Tuesday, October 30, 2012

Dealing With Stress During Your MBA Interview

Dealing With Stress During Your MBA Interview
So you want to go to graduate school and get an MBA. If you are at the beginning stages of this process you can benefit from the advice available before you ever start. The application process involves writing essays, taking tests, preparing your resume and MBA interviews. Even before that you need to find the right school. Don't automatically apply to the first one that comes to mind. It may not be a good fit for you.

There are many resources available to help you find your way through the application process. Some only cover part of the process others such as MBA Bootcamp walk you through the selection of an appropriate school through writing resumes to preparing for MBA interviews. It does you no good to apply at schools which are out of your league either because you do not have the academic background to make it there or the financing to pay for it. Don't shy away from applying at Stanford though. If you are a fit, you have a chance.

The college application process should be taken very seriously. The colleges you apply to, the colleges that accept you, which one you choose to attend will have a profound effect on the path you will travel in the future. Colleges have different requirements for admission as well. At the graduate level most require MBA interviews. Prepare for them as you would for a job interview at a company you really want to work at. Do your legwork. Check out the college information and then visit the college. Find out how current students feel about it. What do they like, what don't they like? How do you feel about their issues?

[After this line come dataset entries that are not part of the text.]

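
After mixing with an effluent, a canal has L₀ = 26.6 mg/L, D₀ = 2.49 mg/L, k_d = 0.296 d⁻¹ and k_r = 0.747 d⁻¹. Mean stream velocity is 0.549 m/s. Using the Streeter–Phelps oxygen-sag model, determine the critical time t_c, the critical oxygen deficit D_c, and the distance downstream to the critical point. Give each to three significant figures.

t_c = [1/(k_r−k_d)] ln[(k_r/k_d)(1 − D₀(k_r−k_d)/(k_d L₀))]
= [1/(0.747−0.296)] ln[(0.747/0.296)(1 − 2.49×0.4510/(0.296×26.6))]
= (1/0.4510) ln[2.524 × 0.8574] = 2.217 × ln(2.164) = 2.217 × 0.7718 = 1.711 d.
D_c = (k_d/k_r) L₀ e^(−k_d t_c) = (0.296/0.747) × 26.6 × e^(−0.296×1.711) = 0.3963 × 26.6 × 0.6026 = 6.351 mg/L.
x_c = v t_c = 0.549 m/s × 1.711 d × 86400 s/d = 81180 m ≈ 81.2 km.

t_c ≈ 1.71 d; D_c ≈ 6.35 mg/L; x_c ≈ 81.2 km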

When visiting a college, try sitting in on a few classes. Make appointments to meet with professors teaching in the MBA program. Get a feeling for the campus and its atmosphere. Do you feel at home there? Does it excite you to think you could be joining their community? College visits give you insight into how your personality fits with the rest of the college community that you can use when you write your essays and return for your MBA interviews. Even if you never mentioned your college visit in the essay, the understanding you gleam during a visit will seep into the way you write your essay.

MBA interviews are likely the most stressful part of the college application process. In surveys the fear of public speaking is high on the list of human fears. Interviews can be interviews with a single admissions officer or with a group of admissions officers. If you have never been to a panel type interview you may want to practice that. Speaking to three people can be surprisingly different from having a conversation with a single individual. Find out early on if it makes a difference to the way you act and improve on any anxieties you discover. Remember, you are preparing to choose your path for the next few years of your life and possibly the direction it will take for decades.